Fermentation had been going slowly for the entire 4 weeks and finally ended last week. I racked to a keg 3 days ago and started the dry hop with 2 oz Amarillo in a weighted, fine mesh hop bag. I agitated well during the first day while force carbing at the same time, since I needed some finished beer to be ready for Saturday's picnic party.

The racking sample (before dry hopping) tasted really good, quite bitter and slightly boozy. FG = 1.010! It's hard to judge the IBUs, but I'd say well in the 60s. A very assertive IPA with nice Belgian fruity ester notes.

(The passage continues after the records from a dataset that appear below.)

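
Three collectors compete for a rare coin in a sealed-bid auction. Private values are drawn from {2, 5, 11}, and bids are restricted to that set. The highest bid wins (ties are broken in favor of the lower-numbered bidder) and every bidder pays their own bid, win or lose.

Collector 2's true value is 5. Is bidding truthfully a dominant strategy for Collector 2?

No

Consider the case where Collector 1 bids 2 and Collector 3 bids 11.
Truthful bid 5: loses but pays 5, utility -5.
Bid 2 instead: loses but pays 2, utility -2.
Since -2 > -5, bidding 2 is strictly better here, so truthful bidding is not dominant.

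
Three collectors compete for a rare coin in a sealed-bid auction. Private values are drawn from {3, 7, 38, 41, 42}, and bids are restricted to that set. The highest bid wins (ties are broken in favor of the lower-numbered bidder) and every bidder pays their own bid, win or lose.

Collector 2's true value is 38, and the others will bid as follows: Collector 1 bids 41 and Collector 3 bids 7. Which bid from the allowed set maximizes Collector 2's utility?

3

Bid 3: loses but pays 3, utility -3.
Bid 7: loses but pays 7, utility -7.
Bid 38: loses but pays 38, utility -38.
Bid 41: loses but pays 41, utility -41.
Bid 42: wins, pays 42, utility 38 - 42 = -4.
The best choice is 3 with utility -3.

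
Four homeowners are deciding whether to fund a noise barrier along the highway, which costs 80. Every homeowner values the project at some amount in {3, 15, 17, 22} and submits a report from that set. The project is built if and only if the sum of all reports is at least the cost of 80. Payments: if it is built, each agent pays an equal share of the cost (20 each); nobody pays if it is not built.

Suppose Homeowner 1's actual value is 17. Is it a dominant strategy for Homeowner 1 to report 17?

No

Consider the case where Homeowner 2 reports 22, Homeowner 3 reports 22 and Homeowner 4 reports 22.
Truthful report 17: project built, pays 20, utility 17 - 20 = -3.
Report 3 instead: project not built, utility 0.
Since 0 > -3, reporting 3 is strictly better here, so truthful reporting is not dominant.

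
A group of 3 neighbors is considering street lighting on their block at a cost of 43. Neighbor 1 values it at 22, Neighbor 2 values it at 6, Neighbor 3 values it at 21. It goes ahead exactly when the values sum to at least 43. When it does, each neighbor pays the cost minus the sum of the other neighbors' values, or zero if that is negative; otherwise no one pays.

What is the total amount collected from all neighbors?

Total value 49 ≥ cost 43, so it is built.
Neighbor 1: others sum to 27; max(0, 43 - 27) = 16.
Neighbor 2: others sum to 43; max(0, 43 - 43) = 0.
Neighbor 3: others sum to 28; max(0, 43 - 28) = 15.
Total collected = 16 + 0 + 15 = 31.

31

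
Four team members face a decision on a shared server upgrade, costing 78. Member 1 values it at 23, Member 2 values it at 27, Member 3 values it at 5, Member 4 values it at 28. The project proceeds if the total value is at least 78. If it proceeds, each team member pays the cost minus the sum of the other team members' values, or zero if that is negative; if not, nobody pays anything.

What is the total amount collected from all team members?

63

Total value 83 ≥ cost 78, so it is built.
Member 1: others sum to 60; max(0, 78 - 60) = 18.
Member 2: others sum to 56; max(0, 78 - 56) = 22.
Member 3: others sum to 78; max(0, 78 - 78) = 0.
Member 4: others sum to 55; max(0, 78 - 55) = 23.
Total collected = 18 + 22 + 0 + 23 = 63.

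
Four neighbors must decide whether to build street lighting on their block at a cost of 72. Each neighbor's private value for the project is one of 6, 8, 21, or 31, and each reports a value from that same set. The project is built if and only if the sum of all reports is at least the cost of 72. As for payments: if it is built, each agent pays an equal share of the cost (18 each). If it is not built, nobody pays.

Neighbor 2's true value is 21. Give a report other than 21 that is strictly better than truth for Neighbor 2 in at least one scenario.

31

Suppose Neighbor 1 reports 6, Neighbor 3 reports 6 and Neighbor 4 reports 31.
Report 21: project not built, utility 0.
Report 31: project built, pays 18, utility 21 - 18 = 3.
So reporting 31 beats truth here (3 > 0).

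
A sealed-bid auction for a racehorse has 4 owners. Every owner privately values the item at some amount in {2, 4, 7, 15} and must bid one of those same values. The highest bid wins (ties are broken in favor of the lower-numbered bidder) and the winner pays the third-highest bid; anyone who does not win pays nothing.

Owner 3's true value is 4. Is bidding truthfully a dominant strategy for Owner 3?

No

Consider the case where Owner 1 bids 2, Owner 2 bids 2 and Owner 4 bids 7.
Truthful bid 4: loses, pays 0, utility 0.
Bid 7 instead: wins, pays 2, utility 4 - 2 = 2.
Since 2 > 0, bidding 7 is strictly better here, so truthful bidding is not dominant.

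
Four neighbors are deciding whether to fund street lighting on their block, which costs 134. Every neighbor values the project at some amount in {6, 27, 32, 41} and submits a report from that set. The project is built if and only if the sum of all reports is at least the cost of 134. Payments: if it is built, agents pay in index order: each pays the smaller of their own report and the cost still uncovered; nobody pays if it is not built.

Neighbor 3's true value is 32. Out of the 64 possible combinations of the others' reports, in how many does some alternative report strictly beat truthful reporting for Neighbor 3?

7

Others report (27, 41, 41): truth gives 0; report 27 gives 5 > 0. Violating.
Others report (32, 41, 41): truth gives 0; report 27 gives 5 > 0. Violating.
Others report (41, 27, 41): truth gives 0; report 27 gives 5 > 0. Violating.
Others report (41, 32, 41): truth gives 0; report 27 gives 5 > 0. Violating.
Others report (6, 6, 6): truth gives 0; no alternative beats it.
Others report (6, 6, 27): truth gives 0; no alternative beats it.
(Checking all 64 profiles: 7 have a profitable deviation, 57 do not.)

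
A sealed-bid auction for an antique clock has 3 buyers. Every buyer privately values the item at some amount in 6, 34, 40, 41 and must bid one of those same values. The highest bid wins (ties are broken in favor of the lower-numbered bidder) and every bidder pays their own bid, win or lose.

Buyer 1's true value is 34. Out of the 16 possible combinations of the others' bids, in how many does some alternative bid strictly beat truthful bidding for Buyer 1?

Others bid (6, 6): truth gives 0; bid 6 gives 28 > 0. Violating.
Others bid (6, 40): truth gives -34; bid 6 gives -6 > -34. Violating.
Others bid (6, 41): truth gives -34; bid 6 gives -6 > -34. Violating.
Others bid (34, 40): truth gives -34; bid 6 gives -6 > -34. Violating.
Others bid (6, 34): truth gives 0; no alternative beats it.
Others bid (34, 6): truth gives 0; no alternative beats it.
(Checking all 16 profiles: 13 have a profitable deviation, 3 do not.)

13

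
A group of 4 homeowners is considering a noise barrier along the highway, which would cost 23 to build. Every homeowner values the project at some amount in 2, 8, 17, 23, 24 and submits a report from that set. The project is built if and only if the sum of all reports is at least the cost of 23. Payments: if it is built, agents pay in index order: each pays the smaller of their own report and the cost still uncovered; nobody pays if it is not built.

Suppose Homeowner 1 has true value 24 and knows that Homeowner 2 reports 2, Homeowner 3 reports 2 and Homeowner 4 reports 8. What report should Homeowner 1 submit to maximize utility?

Report 2: project not built, utility 0.
Report 8: project not built, utility 0.
Report 17: project built, pays 17, utility 24 - 17 = 7.
Report 23: project built, pays 23, utility 24 - 23 = 1.
Report 24: project built, pays 23, utility 24 - 23 = 1.
The best choice is 17 with utility 7.

17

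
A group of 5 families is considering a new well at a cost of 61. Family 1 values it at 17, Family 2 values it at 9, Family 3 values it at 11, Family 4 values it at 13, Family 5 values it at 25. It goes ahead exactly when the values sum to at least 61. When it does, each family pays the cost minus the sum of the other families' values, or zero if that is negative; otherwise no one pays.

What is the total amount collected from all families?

Total value 75 ≥ cost 61, so it is built.
Family 1: others sum to 58; max(0, 61 - 58) = 3.
Family 2: others sum to 66; max(0, 61 - 66) = 0.
Family 3: others sum to 64; max(0, 61 - 64) = 0.
Family 4: others sum to 62; max(0, 61 - 62) = 0.
Family 5: others sum to 50; max(0, 61 - 50) = 11.
Total collected = 3 + 0 + 0 + 0 + 11 = 14.

14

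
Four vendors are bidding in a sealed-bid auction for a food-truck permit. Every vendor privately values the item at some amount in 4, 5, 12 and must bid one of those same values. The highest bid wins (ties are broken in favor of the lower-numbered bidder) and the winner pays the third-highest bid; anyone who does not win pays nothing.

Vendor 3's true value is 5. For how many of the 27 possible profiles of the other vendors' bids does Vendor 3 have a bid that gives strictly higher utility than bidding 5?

3

Others bid (4, 4, 12): truth gives 0; bid 12 gives 1 > 0. Violating.
Others bid (4, 5, 4): truth gives 0; bid 12 gives 1 > 0. Violating.
Others bid (5, 4, 4): truth gives 0; bid 12 gives 1 > 0. Violating.
Others bid (4, 4, 4): truth gives 1; no alternative beats it.
Others bid (4, 4, 5): truth gives 1; no alternative beats it.
(Checking all 27 profiles: 3 have a profitable deviation, 24 do not.)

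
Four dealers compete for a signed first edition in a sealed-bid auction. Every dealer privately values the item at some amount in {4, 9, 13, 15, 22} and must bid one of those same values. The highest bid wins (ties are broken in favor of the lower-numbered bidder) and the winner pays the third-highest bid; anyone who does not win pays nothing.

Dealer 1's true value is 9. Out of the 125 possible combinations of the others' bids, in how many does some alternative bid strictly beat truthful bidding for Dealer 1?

Others bid (4, 4, 13): truth gives 0; bid 13 gives 5 > 0. Violating.
Others bid (4, 4, 15): truth gives 0; bid 15 gives 5 > 0. Violating.
Others bid (4, 4, 22): truth gives 0; bid 22 gives 5 > 0. Violating.
Others bid (4, 13, 4): truth gives 0; bid 13 gives 5 > 0. Violating.
Others bid (4, 4, 4): truth gives 5; no alternative beats it.
Others bid (4, 4, 9): truth gives 5; no alternative beats it.
(Checking all 125 profiles: 9 have a profitable deviation, 116 do not.)

9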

After a day of agitated* dry hopping and force carbing (35psi) at room temps (75°F) I chilled the keg for 12 hours to 32°F to drop out all suspended hop particles that escaped through the fine mesh, as well as some of the suspended yeast. I didn't have the luxury of time to cold crash and drop the yeast before starting the dry hopping, which is undoubtedly a better technique, losing less flavor and aroma to the crashing yeast.

*Agitation by rolling the keg back and forth for a minute every hour or so while laying on its side.

Instead of tapping the keg, from the bottom, I purposely wanted to siphon from the clear top to prevent the fall out from dry hopping getting into my growlers.
So once at 32°F, I sanitized and opened the keg lid and siphoned out, from the top, ice cold, fairly clear dry hopped Raging Bitch into two 64oz frozen growlers. There was very little foaming and lots of CO2 remained in solution. Bottling carbed beer at these temps is the way to go!

The growler beer still has a bit of a hop bite from the dry hopping and also could have used a longer dry hop time. In a week it will be much smoother.

The keg itself is still dry hopping for another 3-4 days. I'm sure the result will be a very good and well balanced Raging Bitch "Clone."